第78章 交錯
ぽつり、ぽつりと点在している街灯が、オレ達の後ろに濃い影を落とす。
「さむ」
折角風呂に入ったのに……と文句を言いそうになる気持ちをぐっと堪えて、抵抗することなく夜風を浴びた。
「ありがとう。ごめんなさい、迷惑かけて」
彼女と出会って、初めての謝罪だ。
だからといって何がどう変わるわけでもないんだけど。
「いいっスよ。
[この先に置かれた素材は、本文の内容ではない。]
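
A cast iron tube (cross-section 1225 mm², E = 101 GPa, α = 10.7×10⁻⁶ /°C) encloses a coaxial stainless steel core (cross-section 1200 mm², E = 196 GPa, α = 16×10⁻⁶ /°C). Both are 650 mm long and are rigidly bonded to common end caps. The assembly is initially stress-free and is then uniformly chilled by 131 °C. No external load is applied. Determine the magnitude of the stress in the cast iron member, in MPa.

σ ≈ 46 MPa (compressive)

Equilibrium of a rigid end plate with no external load gives equal and opposite internal forces ±P in the two members. Since α_{stainless steel} > α_{cast iron}, cooling drives the stainless steel into tension and the cast iron into compression.
Setting the final lengths equal and cancelling L: (α₁ − α₂)ΔT = P/(A₁E₁) + P/(A₂E₂).
|α₁ − α₂|·ΔT = 5.3×10⁻⁶ × 131 = 0.0006943.
1/(A₁E₁) + 1/(A₂E₂) = 1/(1225×101×10³) + 1/(1200×196×10³) = 1.233×10⁻⁸ N⁻¹.
So P = 0.0006943 / 1.233×10⁻⁸ = 56.29 kN.
σ_{cast iron} = P/A₁ = 56290/1225 = 45.95 MPa, compressive.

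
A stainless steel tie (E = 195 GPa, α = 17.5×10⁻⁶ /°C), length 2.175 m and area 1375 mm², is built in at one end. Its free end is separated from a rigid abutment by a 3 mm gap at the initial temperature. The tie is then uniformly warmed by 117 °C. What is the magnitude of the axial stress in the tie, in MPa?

Unrestrained expansion: δ_free = αΔT L = 17.5×10⁻⁶ × 117 × 2175 = 4.453 mm.
After closing the 3 mm clearance, 4.453 − 3 = 1.453 mm of expansion remains to be suppressed by the wall.
So σ = E(δ_free − g)/L = 195×10³ × 1.453/2175 = 130.3 MPa.

σ ≈ 130 MPa (compressive)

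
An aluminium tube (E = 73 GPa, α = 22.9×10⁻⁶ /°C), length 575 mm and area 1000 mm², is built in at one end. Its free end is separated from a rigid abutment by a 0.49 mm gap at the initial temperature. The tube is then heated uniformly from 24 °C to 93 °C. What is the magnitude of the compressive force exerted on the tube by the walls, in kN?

Free thermal elongation = αΔT L = 22.9×10⁻⁶ × 69 × 575 = 0.9086 mm.
The gap closes (δ_free > 0.49 mm) and the wall then resists a further 0.9086 − 0.49 = 0.4186 mm of expansion.
So σ = E(δ_free − g)/L = 73×10³ × 0.4186/575 = 53.14 MPa.
Force on the wall = σA = 53.14 × 1000 mm² = 53.14 kN.

P ≈ 53.1 kN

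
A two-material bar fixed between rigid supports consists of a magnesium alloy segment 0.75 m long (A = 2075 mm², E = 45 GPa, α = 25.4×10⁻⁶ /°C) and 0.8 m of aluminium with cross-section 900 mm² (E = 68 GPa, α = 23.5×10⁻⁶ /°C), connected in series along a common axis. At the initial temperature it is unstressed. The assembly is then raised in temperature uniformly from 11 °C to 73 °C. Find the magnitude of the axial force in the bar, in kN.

P ≈ 111 kN (compressive)

With the walls removed the bar would change length by δ_free = Σ αᵢΔT Lᵢ = 25.4×10⁻⁶×62×750 + 23.5×10⁻⁶×62×800 = 2.347 mm.
Since the ends are fixed, an axial force P builds up, equal in every segment, with P · Σ Lᵢ/(AᵢEᵢ) = δ_free.
The series flexibility is Σ Lᵢ/(AᵢEᵢ) = 750/(2075×45×10³) + 800/(900×68×10³) = 2.11×10⁻⁵ mm/N.
So P = 2.347 / 2.11×10⁻⁵ = 111.2 kN, compressive.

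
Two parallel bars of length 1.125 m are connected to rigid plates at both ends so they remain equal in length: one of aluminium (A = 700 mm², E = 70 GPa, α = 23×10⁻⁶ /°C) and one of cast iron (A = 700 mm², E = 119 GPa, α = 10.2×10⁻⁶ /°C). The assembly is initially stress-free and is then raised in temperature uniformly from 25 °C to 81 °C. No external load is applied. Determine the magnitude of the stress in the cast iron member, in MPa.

σ ≈ 31.6 MPa (tensile)

Equilibrium of a rigid end plate with no external load gives equal and opposite internal forces ±P in the two members. Since α_{aluminium} > α_{cast iron}, heating drives the aluminium into compression and the cast iron into tension.
Compatibility of the two members (thermal + elastic change equal): (α₁ − α₂)ΔT = P·[1/(A₁E₁) + 1/(A₂E₂)].
|α₁ − α₂|·ΔT = 12.8×10⁻⁶ × 56 = 0.0007168.
1/(A₁E₁) + 1/(A₂E₂) = 1/(700×70×10³) + 1/(700×119×10³) = 3.241×10⁻⁸ N⁻¹.
P = 0.0007168 / 3.241×10⁻⁸ = 22110 N = 22.11 kN.
σ_{cast iron} = P/A₂ = 22110/700 = 31.59 MPa, tensile.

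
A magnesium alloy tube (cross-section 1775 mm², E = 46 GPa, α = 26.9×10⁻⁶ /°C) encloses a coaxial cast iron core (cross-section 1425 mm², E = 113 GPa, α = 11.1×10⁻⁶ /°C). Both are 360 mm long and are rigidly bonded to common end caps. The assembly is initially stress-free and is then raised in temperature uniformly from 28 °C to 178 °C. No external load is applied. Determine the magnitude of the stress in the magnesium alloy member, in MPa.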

気を付けて帰ってくださいね」
そしてまた、ふたりの間には会話がなくなる。
うーん、流石に気まずい。
オレも疲れてるし、余計な事考えたくないんスわ……。
「流石に、女慣れしてるね」
「ん? そうっスか?」
そう言うや否や、ダウンコートの首元をぐい、と引っ張られた。
急に縮まるふたりの距離。
バスケ選手というだけあって、女性にしては身長が高い。
みわよりも僅かに高いだろうか。
唇と唇が、触れ合いそうになって……するっとそれを躱した。
「ほら、動じない」
「はは、オレ彼女いるんで」
「そうだと思った」
そうだと思った、と言いつつオレにキスしようとする辺り、彼女も相当男慣れしているような。
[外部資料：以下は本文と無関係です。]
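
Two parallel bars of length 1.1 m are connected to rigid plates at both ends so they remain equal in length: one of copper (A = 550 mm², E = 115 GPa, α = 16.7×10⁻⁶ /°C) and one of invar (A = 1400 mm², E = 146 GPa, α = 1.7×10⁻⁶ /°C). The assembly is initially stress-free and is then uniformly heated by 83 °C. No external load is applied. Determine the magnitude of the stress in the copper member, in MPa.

Both members must finish at the same length. With the larger α, the copper tends to over-expand; the plates restrain it, putting the copper in compression and the invar in tension. With no external load the two internal forces are equal and opposite, magnitude P.
Compatibility of the two members (thermal + elastic change equal): (α₁ − α₂)ΔT = P·[1/(A₁E₁) + 1/(A₂E₂)].
|α₁ − α₂|·ΔT = 15×10⁻⁶ × 83 = 0.001245.
1/(A₁E₁) + 1/(A₂E₂) = 1/(550×115×10³) + 1/(1400×146×10³) = 2.07×10⁻⁸ N⁻¹.
P = 0.001245 / 2.07×10⁻⁸ = 60140 N = 60.14 kN.
σ_{copper} = P/A₁ = 60140/550 = 109.3 MPa, compressive.

σ ≈ 109 MPa (compressive)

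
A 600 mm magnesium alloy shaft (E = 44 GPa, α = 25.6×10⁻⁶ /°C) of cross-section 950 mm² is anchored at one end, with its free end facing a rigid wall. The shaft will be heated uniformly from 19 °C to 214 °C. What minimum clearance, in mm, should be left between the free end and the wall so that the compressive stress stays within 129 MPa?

Free expansion if unrestrained: δ_free = αΔT L = 25.6×10⁻⁶ × 195 × 600 = 2.995 mm.
A stress of 129 MPa corresponds to the wall pushing the shaft back by σL/E = 129×600/(44×10³) = 1.759 mm.
The gap must absorb the remainder: g_min = 2.995 − 1.759 = 1.236 mm.

g ≈ 1.24 mm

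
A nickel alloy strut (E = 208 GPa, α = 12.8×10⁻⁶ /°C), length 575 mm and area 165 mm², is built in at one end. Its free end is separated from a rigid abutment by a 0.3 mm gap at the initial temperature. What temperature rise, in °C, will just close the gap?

Contact occurs when the free expansion equals the gap: αΔT L = 0.3 mm.
ΔT = 0.3 / (12.8×10⁻⁶ × 575) = 40.76 °C.

ΔT ≈ 40.8 °C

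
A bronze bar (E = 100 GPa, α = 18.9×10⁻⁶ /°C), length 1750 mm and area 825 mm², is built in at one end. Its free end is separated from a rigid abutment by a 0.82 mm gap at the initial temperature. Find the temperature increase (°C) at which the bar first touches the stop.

Contact occurs when the free expansion equals the gap: αΔT L = 0.82 mm.
So ΔT = g/(αL) = 0.82/(18.9×10⁻⁶ × 1750) = 24.79 °C.

ΔT ≈ 24.8 °C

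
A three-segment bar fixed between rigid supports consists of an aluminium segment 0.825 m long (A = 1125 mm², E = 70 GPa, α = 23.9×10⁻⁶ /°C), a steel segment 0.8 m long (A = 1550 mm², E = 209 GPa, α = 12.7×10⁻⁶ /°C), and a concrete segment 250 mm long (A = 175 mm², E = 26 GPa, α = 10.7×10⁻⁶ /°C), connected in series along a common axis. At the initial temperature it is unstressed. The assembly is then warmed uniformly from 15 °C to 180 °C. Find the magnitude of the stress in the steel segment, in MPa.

σ ≈ 51 MPa (compressive)

If the supports were absent, the total length change would be Σ αᵢΔT Lᵢ = 23.9×10⁻⁶×165×825 + 12.7×10⁻⁶×165×800 + 10.7×10⁻⁶×165×250 = 5.371 mm.
The rigid supports impose zero overall length change; the single axial force P common to all segments must satisfy P Σ Lᵢ/(AᵢEᵢ) = δ_free.
The series flexibility is Σ Lᵢ/(AᵢEᵢ) = 825/(1125×70×10³) + 800/(1550×209×10³) + 250/(175×26×10³) = 6.789×10⁻⁵ mm/N.
P = 5.371 / 6.789×10⁻⁵ = 79110 N = 79.11 kN, compressive.
σ_{steel} = P / A = 79110 / 1550 = 51.04 MPa.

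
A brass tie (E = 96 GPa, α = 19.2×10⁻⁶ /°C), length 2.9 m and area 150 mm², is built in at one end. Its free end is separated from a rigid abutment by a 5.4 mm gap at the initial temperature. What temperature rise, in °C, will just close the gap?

ΔT ≈ 97 °C

Contact occurs when the free expansion equals the gap: αΔT L = 5.4 mm.
So ΔT = g/(αL) = 5.4/(19.2×10⁻⁶ × 2900) = 96.98 °C.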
ま、いくつか知らないけど、オトナになればそういう事もあるか。
間も無く大通りに差し掛かり、視界に入ったタクシーをすかさず捕まえた。
「本当にありがとう。今度はバスケしようね。実際会うよりもテレビの中で見かける方が早いかもしれないけど」
「そうかもしれないっスね。じゃ、気を付けて」
彼女を乗せたタクシーが小さくなっていくのを見送って、踵を返した。
大通り沿いのコンビニで、ほかほか肉まんを買い、食べながら帰宅した。
寒い。風呂に入った意味ナシ。むしろ湯冷めしたんじゃないか、コレ。
はあと深いため息をひとつついて、みわに連絡しようかと手に取ったスマホが、着信を知らせる。